Его поезд все не отходил, и он, не желая выбрасывать сигарету, стоял в тамбуре и невольно рассматривал семейство, кого-то ожидавшее на платформе. Рядом с ним кривилось и блестело золотым зубом лицо пьяного, сразу заговорившего о том, как не пускали его в вагон; стояла недалеко проводница и, слыша все, мрачно поглядывала на Алексея. Казалось, этому не будет конца, но вот все сдвинулось, помигав фонарями, исчез изгрызенный железной дорогой привокзальный квартал, и поезд медленно закачался между огней домов и далеких городских улиц.
В вагоне сразу же погасили свет, но там все переходили с места на место люди, слышалась музыка, и озабоченно хлопали дверьми молодые пьяные парни, готовые, казалось, неутомимо бежать из вагона в вагон до самой Москвы. "Сидячий" поезд "Юность" словно увозил в себе часть вокзальной суеты, чтобы выплеснуть ее в праздничную столицу, и Алексей, опасаясь шумного соседства, все стоял в тамбуре.
Впрочем и тут его не оставляли одного, но он стал вдруг равнодушен ко всему, и те, кто выходил в тамбур курить, выяснять отношения, пить вино или обниматься, производили на него не большее впечатление, чем дом, мелькнувший за окном с чьей-то желто–теплившейся жизнью.
Он будто очнулся в театре абсурда, где ему показывали одну за другой странные, не имевшие конца сцены. Он думал опять о своем детстве, и все, что было между "первым" его прошлым и сегодняшним днем, представлялось ему ненастоящим, ненужным и неважным. Будто кто-то другой говорил там и двигался за него, изображая живого человека, никогда ничего не переживая. Даже развод родителей, он чувствовал это, в самой глубине души оставил его равнодушным.

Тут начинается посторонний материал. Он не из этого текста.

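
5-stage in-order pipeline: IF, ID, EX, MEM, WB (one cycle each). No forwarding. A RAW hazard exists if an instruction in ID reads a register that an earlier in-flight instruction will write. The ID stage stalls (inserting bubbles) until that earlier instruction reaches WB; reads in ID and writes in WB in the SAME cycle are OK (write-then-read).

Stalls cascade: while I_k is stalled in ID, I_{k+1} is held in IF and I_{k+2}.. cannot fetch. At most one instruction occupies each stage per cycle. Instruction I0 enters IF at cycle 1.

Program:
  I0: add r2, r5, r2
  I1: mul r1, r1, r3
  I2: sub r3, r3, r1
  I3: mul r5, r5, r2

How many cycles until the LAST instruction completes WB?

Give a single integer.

I0 add r2 <- r5,r2: IF@1 ID@2 stall=0 (-) EX@3 MEM@4 WB@5
I1 mul r1 <- r1,r3: IF@2 ID@3 stall=0 (-) EX@4 MEM@5 WB@6
I2 sub r3 <- r3,r1: IF@3 ID@4 stall=2 (RAW on I1.r1 (WB@6)) EX@7 MEM@8 WB@9
I3 mul r5 <- r5,r2: IF@4 ID@7 stall=0 (-) EX@8 MEM@9 WB@10

Answer: 10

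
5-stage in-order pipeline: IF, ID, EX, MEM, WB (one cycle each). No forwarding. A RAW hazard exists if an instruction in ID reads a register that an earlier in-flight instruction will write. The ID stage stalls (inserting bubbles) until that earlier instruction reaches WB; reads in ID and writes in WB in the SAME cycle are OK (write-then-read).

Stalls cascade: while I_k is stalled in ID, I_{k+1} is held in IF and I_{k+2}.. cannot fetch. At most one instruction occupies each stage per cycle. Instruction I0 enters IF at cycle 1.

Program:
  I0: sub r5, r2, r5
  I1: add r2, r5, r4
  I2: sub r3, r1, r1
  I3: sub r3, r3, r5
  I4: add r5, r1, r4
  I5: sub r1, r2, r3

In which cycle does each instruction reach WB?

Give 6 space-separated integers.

Answer: 5 8 9 12 13 15

Derivation:
I0 sub r5 <- r2,r5: IF@1 ID@2 stall=0 (-) EX@3 MEM@4 WB@5
I1 add r2 <- r5,r4: IF@2 ID@3 stall=2 (RAW on I0.r5 (WB@5)) EX@6 MEM@7 WB@8
I2 sub r3 <- r1,r1: IF@3 ID@6 stall=0 (-) EX@7 MEM@8 WB@9
I3 sub r3 <- r3,r5: IF@6 ID@7 stall=2 (RAW on I2.r3 (WB@9)) EX@10 MEM@11 WB@12
I4 add r5 <- r1,r4: IF@7 ID@10 stall=0 (-) EX@11 MEM@12 WB@13
I5 sub r1 <- r2,r3: IF@10 ID@11 stall=1 (RAW on I3.r3 (WB@12)) EX@13 MEM@14 WB@15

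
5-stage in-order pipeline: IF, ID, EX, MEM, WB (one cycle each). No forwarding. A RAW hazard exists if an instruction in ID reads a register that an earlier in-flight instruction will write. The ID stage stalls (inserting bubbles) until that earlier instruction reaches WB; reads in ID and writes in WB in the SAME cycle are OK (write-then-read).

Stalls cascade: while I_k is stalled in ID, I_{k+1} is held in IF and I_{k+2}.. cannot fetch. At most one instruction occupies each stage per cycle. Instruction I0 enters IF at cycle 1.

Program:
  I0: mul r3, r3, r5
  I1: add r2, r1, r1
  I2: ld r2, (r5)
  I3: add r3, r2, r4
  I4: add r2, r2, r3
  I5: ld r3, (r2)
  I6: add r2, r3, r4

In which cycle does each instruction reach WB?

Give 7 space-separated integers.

I0 mul r3 <- r3,r5: IF@1 ID@2 stall=0 (-) EX@3 MEM@4 WB@5
I1 add r2 <- r1,r1: IF@2 ID@3 stall=0 (-) EX@4 MEM@5 WB@6
I2 ld r2 <- r5: IF@3 ID@4 stall=0 (-) EX@5 MEM@6 WB@7
I3 add r3 <- r2,r4: IF@4 ID@5 stall=2 (RAW on I2.r2 (WB@7)) EX@8 MEM@9 WB@10
I4 add r2 <- r2,r3: IF@5 ID@8 stall=2 (RAW on I3.r3 (WB@10)) EX@11 MEM@12 WB@13
I5 ld r3 <- r2: IF@8 ID@11 stall=2 (RAW on I4.r2 (WB@13)) EX@14 MEM@15 WB@16
I6 add r2 <- r3,r4: IF@11 ID@14 stall=2 (RAW on I5.r3 (WB@16)) EX@17 MEM@18 WB@19

Answer: 5 6 7 10 13 16 19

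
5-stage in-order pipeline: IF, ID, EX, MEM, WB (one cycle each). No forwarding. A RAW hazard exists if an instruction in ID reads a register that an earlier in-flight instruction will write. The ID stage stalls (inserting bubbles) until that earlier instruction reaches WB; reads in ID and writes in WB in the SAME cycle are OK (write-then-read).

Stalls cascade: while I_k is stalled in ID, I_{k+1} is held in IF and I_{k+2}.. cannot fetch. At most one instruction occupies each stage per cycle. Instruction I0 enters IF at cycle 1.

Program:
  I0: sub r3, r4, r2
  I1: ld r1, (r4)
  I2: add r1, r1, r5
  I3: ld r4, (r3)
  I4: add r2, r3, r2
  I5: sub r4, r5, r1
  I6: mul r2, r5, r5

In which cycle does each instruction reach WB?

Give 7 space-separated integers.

I0 sub r3 <- r4,r2: IF@1 ID@2 stall=0 (-) EX@3 MEM@4 WB@5
I1 ld r1 <- r4: IF@2 ID@3 stall=0 (-) EX@4 MEM@5 WB@6
I2 add r1 <- r1,r5: IF@3 ID@4 stall=2 (RAW on I1.r1 (WB@6)) EX@7 MEM@8 WB@9
I3 ld r4 <- r3: IF@4 ID@7 stall=0 (-) EX@8 MEM@9 WB@10
I4 add r2 <- r3,r2: IF@7 ID@8 stall=0 (-) EX@9 MEM@10 WB@11
I5 sub r4 <- r5,r1: IF@8 ID@9 stall=0 (-) EX@10 MEM@11 WB@12
I6 mul r2 <- r5,r5: IF@9 ID@10 stall=0 (-) EX@11 MEM@12 WB@13

Answer: 5 6 9 10 11 12 13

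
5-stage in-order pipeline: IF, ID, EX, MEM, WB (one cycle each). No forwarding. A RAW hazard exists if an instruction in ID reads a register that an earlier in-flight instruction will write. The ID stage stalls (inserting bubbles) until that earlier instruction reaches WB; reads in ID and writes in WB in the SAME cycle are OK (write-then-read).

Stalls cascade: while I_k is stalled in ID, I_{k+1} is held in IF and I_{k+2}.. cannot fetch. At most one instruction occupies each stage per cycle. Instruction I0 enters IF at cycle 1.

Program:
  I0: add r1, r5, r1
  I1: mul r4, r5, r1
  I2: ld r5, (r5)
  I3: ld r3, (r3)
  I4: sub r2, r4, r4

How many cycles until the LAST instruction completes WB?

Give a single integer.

Answer: 11

Derivation:
I0 add r1 <- r5,r1: IF@1 ID@2 stall=0 (-) EX@3 MEM@4 WB@5
I1 mul r4 <- r5,r1: IF@2 ID@3 stall=2 (RAW on I0.r1 (WB@5)) EX@6 MEM@7 WB@8
I2 ld r5 <- r5: IF@3 ID@6 stall=0 (-) EX@7 MEM@8 WB@9
I3 ld r3 <- r3: IF@6 ID@7 stall=0 (-) EX@8 MEM@9 WB@10
I4 sub r2 <- r4,r4: IF@7 ID@8 stall=0 (-) EX@9 MEM@10 WB@11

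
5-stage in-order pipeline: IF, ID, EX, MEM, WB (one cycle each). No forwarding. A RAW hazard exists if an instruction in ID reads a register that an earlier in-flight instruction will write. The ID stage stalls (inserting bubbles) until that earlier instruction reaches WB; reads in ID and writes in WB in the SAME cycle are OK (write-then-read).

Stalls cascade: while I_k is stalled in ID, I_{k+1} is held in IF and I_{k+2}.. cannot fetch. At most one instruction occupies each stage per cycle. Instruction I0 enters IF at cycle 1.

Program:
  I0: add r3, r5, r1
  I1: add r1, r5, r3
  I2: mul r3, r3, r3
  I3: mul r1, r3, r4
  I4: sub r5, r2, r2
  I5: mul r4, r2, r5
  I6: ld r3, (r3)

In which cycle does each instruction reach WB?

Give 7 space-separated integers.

Answer: 5 8 9 12 13 16 17

Derivation:
I0 add r3 <- r5,r1: IF@1 ID@2 stall=0 (-) EX@3 MEM@4 WB@5
I1 add r1 <- r5,r3: IF@2 ID@3 stall=2 (RAW on I0.r3 (WB@5)) EX@6 MEM@7 WB@8
I2 mul r3 <- r3,r3: IF@3 ID@6 stall=0 (-) EX@7 MEM@8 WB@9
I3 mul r1 <- r3,r4: IF@6 ID@7 stall=2 (RAW on I2.r3 (WB@9)) EX@10 MEM@11 WB@12
I4 sub r5 <- r2,r2: IF@7 ID@10 stall=0 (-) EX@11 MEM@12 WB@13
I5 mul r4 <- r2,r5: IF@10 ID@11 stall=2 (RAW on I4.r5 (WB@13)) EX@14 MEM@15 WB@16
I6 ld r3 <- r3: IF@11 ID@14 stall=0 (-) EX@15 MEM@16 WB@17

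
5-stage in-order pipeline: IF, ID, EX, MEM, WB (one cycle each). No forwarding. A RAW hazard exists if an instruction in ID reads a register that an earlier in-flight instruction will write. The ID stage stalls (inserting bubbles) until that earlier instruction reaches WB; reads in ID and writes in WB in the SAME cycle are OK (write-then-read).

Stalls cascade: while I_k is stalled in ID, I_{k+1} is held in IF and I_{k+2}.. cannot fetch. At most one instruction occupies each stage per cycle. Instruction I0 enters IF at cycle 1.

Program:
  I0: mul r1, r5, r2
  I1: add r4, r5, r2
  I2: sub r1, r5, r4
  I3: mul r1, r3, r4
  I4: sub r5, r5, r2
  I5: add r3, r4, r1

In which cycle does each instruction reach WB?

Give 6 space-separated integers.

Answer: 5 6 9 10 11 13

Derivation:
I0 mul r1 <- r5,r2: IF@1 ID@2 stall=0 (-) EX@3 MEM@4 WB@5
I1 add r4 <- r5,r2: IF@2 ID@3 stall=0 (-) EX@4 MEM@5 WB@6
I2 sub r1 <- r5,r4: IF@3 ID@4 stall=2 (RAW on I1.r4 (WB@6)) EX@7 MEM@8 WB@9
I3 mul r1 <- r3,r4: IF@4 ID@7 stall=0 (-) EX@8 MEM@9 WB@10
I4 sub r5 <- r5,r2: IF@7 ID@8 stall=0 (-) EX@9 MEM@10 WB@11
I5 add r3 <- r4,r1: IF@8 ID@9 stall=1 (RAW on I3.r1 (WB@10)) EX@11 MEM@12 WB@13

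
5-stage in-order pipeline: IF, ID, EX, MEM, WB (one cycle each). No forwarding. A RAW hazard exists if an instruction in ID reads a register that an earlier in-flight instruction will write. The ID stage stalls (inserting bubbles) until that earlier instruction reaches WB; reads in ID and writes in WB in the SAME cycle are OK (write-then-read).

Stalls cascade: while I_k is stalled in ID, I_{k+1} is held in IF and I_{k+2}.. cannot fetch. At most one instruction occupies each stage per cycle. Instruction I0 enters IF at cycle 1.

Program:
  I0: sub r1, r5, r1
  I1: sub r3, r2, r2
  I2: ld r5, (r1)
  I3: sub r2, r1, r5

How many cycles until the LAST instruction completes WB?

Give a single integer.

Answer: 11

Derivation:
I0 sub r1 <- r5,r1: IF@1 ID@2 stall=0 (-) EX@3 MEM@4 WB@5
I1 sub r3 <- r2,r2: IF@2 ID@3 stall=0 (-) EX@4 MEM@5 WB@6
I2 ld r5 <- r1: IF@3 ID@4 stall=1 (RAW on I0.r1 (WB@5)) EX@6 MEM@7 WB@8
I3 sub r2 <- r1,r5: IF@4 ID@6 stall=2 (RAW on I2.r5 (WB@8)) EX@9 MEM@10 WB@11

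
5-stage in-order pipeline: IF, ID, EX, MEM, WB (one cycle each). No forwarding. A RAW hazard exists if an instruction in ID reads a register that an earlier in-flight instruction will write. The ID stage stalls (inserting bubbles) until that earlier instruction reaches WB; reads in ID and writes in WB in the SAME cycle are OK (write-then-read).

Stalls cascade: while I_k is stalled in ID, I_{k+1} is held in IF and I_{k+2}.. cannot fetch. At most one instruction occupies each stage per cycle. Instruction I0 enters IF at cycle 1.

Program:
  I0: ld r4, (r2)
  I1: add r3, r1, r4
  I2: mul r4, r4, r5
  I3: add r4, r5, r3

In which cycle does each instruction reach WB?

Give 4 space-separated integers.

I0 ld r4 <- r2: IF@1 ID@2 stall=0 (-) EX@3 MEM@4 WB@5
I1 add r3 <- r1,r4: IF@2 ID@3 stall=2 (RAW on I0.r4 (WB@5)) EX@6 MEM@7 WB@8
I2 mul r4 <- r4,r5: IF@3 ID@6 stall=0 (-) EX@7 MEM@8 WB@9
I3 add r4 <- r5,r3: IF@6 ID@7 stall=1 (RAW on I1.r3 (WB@8)) EX@9 MEM@10 WB@11

Answer: 5 8 9 11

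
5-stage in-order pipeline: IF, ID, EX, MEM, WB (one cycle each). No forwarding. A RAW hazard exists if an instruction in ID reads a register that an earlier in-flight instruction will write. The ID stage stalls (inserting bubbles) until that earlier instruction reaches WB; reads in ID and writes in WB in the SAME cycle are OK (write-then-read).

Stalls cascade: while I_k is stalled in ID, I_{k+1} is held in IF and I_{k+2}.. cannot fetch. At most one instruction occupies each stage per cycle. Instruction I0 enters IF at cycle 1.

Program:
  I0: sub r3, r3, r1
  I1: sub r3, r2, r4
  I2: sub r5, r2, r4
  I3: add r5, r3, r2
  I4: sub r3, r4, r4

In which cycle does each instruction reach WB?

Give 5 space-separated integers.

I0 sub r3 <- r3,r1: IF@1 ID@2 stall=0 (-) EX@3 MEM@4 WB@5
I1 sub r3 <- r2,r4: IF@2 ID@3 stall=0 (-) EX@4 MEM@5 WB@6
I2 sub r5 <- r2,r4: IF@3 ID@4 stall=0 (-) EX@5 MEM@6 WB@7
I3 add r5 <- r3,r2: IF@4 ID@5 stall=1 (RAW on I1.r3 (WB@6)) EX@7 MEM@8 WB@9
I4 sub r3 <- r4,r4: IF@5 ID@7 stall=0 (-) EX@8 MEM@9 WB@10

Answer: 5 6 7 9 10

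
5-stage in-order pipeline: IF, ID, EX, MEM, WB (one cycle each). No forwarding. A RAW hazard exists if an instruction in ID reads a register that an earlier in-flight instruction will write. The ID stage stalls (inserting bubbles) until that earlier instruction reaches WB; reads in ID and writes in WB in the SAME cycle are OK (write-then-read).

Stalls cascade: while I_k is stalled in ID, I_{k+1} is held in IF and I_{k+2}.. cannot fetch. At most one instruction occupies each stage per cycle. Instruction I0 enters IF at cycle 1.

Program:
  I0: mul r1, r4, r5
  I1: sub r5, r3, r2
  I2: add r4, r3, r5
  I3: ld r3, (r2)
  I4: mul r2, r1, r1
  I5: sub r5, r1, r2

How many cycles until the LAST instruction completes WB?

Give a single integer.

Answer: 14

Derivation:
I0 mul r1 <- r4,r5: IF@1 ID@2 stall=0 (-) EX@3 MEM@4 WB@5
I1 sub r5 <- r3,r2: IF@2 ID@3 stall=0 (-) EX@4 MEM@5 WB@6
I2 add r4 <- r3,r5: IF@3 ID@4 stall=2 (RAW on I1.r5 (WB@6)) EX@7 MEM@8 WB@9
I3 ld r3 <- r2: IF@4 ID@7 stall=0 (-) EX@8 MEM@9 WB@10
I4 mul r2 <- r1,r1: IF@7 ID@8 stall=0 (-) EX@9 MEM@10 WB@11
I5 sub r5 <- r1,r2: IF@8 ID@9 stall=2 (RAW on I4.r2 (WB@11)) EX@12 MEM@13 WB@14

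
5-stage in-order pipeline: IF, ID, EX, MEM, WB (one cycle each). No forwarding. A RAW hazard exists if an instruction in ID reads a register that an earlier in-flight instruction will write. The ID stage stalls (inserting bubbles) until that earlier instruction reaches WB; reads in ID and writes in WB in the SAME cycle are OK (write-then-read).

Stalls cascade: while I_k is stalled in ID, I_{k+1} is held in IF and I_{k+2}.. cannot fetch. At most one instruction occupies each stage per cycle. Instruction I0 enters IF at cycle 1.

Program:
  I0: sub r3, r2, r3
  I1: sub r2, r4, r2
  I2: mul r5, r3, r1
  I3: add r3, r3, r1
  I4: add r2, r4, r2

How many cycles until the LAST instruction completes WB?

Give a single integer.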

Он не находил в себе ни любви, ни привязанности — ничего из того, что составляет обычную "нервную ткань". "Будто жизнь моя сложилась уже давно, задолго до того, как я начал осознавать себя, и все это время я не развивался, а только отбрасывал все лишнее", — думал он.
За окном тамбура реже замелькали черные формы деревьев, в расступившемся синем мраке блеснула вода, дразня догадкой, и стало опять темно. Только по насыпи, словно чье-то назойливое любопытство, уныло прыгали за вагоном полосы света.